We use cookies. Read the Privacy and Cookie Policy

47. Иосиф Рахметов

«Виктор был из тех людей, которые всегда хотят быть с угнетенными, а не с угнетателями, с гонимыми, а не с гонителями». Эти слова сказаны были над гробом Виктора Зурабова, человека, с комсомольских лет беспрерывно кочевавшего по сталинским тюрьмам, ссылкам и лагерям, человека высшего нравственного уровня и настоящей коммунистической чести. Он умер в Москве в 1964 году. Я хотел бы заслужить, чтобы и обо мне отозвались так же, когда я умру. Люди такого склада, как Виктор, вызывают во мне глубокое расположение, огромную тягу к ним. А судьи, посылавшие его в тюрьмы и лагеря, считали его врагом народа, но себя – коммунистами…

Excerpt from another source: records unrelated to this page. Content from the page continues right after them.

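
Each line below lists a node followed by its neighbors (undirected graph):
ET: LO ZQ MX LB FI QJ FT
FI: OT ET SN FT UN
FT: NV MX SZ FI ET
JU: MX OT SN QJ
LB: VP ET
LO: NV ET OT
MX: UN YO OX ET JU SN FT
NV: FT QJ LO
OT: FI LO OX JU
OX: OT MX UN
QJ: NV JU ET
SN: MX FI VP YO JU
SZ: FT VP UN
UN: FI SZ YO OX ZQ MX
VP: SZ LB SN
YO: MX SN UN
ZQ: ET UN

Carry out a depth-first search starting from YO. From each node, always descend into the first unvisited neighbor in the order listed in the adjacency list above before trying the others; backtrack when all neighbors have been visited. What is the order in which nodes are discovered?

YO -> MX -> UN -> FI -> OT -> LO -> NV -> FT -> SZ -> VP -> LB -> ET -> ZQ -> QJ -> JU -> SN -> OX

Visit YO
YO → MX
MX → UN
UN → FI
FI → OT
OT → LO
LO → NV
NV → FT
FT → SZ
SZ → VP
VP → LB
LB → ET
ET → ZQ
ET → QJ
QJ → JU
JU → SN
OT → OX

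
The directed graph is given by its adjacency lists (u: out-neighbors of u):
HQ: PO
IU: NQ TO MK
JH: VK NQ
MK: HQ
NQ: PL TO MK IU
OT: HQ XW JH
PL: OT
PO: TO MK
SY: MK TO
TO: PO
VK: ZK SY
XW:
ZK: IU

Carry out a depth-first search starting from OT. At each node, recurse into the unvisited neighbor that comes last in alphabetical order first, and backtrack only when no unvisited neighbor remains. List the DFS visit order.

Visit OT
OT → XW
OT → JH
JH → VK
VK → ZK
ZK → IU
IU → TO
TO → PO
PO → MK
MK → HQ
IU → NQ
NQ → PL
VK → SY

OT XW JH VK ZK IU TO PO MK HQ NQ PL SY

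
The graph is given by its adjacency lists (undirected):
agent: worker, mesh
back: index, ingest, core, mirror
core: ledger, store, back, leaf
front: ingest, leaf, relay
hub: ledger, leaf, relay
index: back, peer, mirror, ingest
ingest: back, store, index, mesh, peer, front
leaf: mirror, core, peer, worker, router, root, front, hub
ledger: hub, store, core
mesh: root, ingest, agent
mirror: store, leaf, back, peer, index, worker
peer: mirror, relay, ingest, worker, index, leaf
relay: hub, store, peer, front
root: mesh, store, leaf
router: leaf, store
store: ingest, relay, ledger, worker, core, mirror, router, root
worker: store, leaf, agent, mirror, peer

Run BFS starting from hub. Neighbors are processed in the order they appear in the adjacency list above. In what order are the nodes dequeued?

hub, ledger, leaf, relay, store, core, mirror, peer, worker, router, root, front, ingest, back, index, agent, mesh

Visit hub; enqueue ledger, leaf, relay → queue [ledger, leaf, relay]
Visit ledger; enqueue store, core → queue [leaf, relay, store, core]
Visit leaf; enqueue mirror, peer, worker, router, root, front → queue [relay, store, core, mirror, peer, worker, router, root, front]
Visit relay → queue [store, core, mirror, peer, worker, router, root, front]
Visit store; enqueue ingest → queue [core, mirror, peer, worker, router, root, front, ingest]
Visit core; enqueue back → queue [mirror, peer, worker, router, root, front, ingest, back]
Visit mirror; enqueue index → queue [peer, worker, router, root, front, ingest, back, index]
Visit peer → queue [worker, router, root, front, ingest, back, index]
Visit worker; enqueue agent → queue [router, root, front, ingest, back, index, agent]
Visit router → queue [root, front, ingest, back, index, agent]
Visit root; enqueue mesh → queue [front, ingest, back, index, agent, mesh]
Visit front → queue [ingest, back, index, agent, mesh]
Visit ingest → queue [back, index, agent, mesh]
Visit back → queue [index, agent, mesh]
Visit index → queue [agent, mesh]
Visit agent → queue [mesh]
Visit mesh → queue []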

… К нам в ОЛП перевели фельдшера с шахты № 8. Мы сдружились. Жил он не в бараке, а в маленькой каморке при санчасти, в медицинском стационаре, и я часто проводил здесь часок-другой по вечерам. Сюда тоже, конечно, приходили со шмоном, но зато некому было подсматривать и подслушивать. Стены каморки не имели ушей. А жить в стенах без ушей – это счастье.

В стационаре было коек двадцать, постоянно занятых больными. Врач приходил с обходом, остальное время – круглые сутки – работал один фельдшер. Он спал на топчане с тоненьким матрацем и просыпался при малейшем стоне из палаты.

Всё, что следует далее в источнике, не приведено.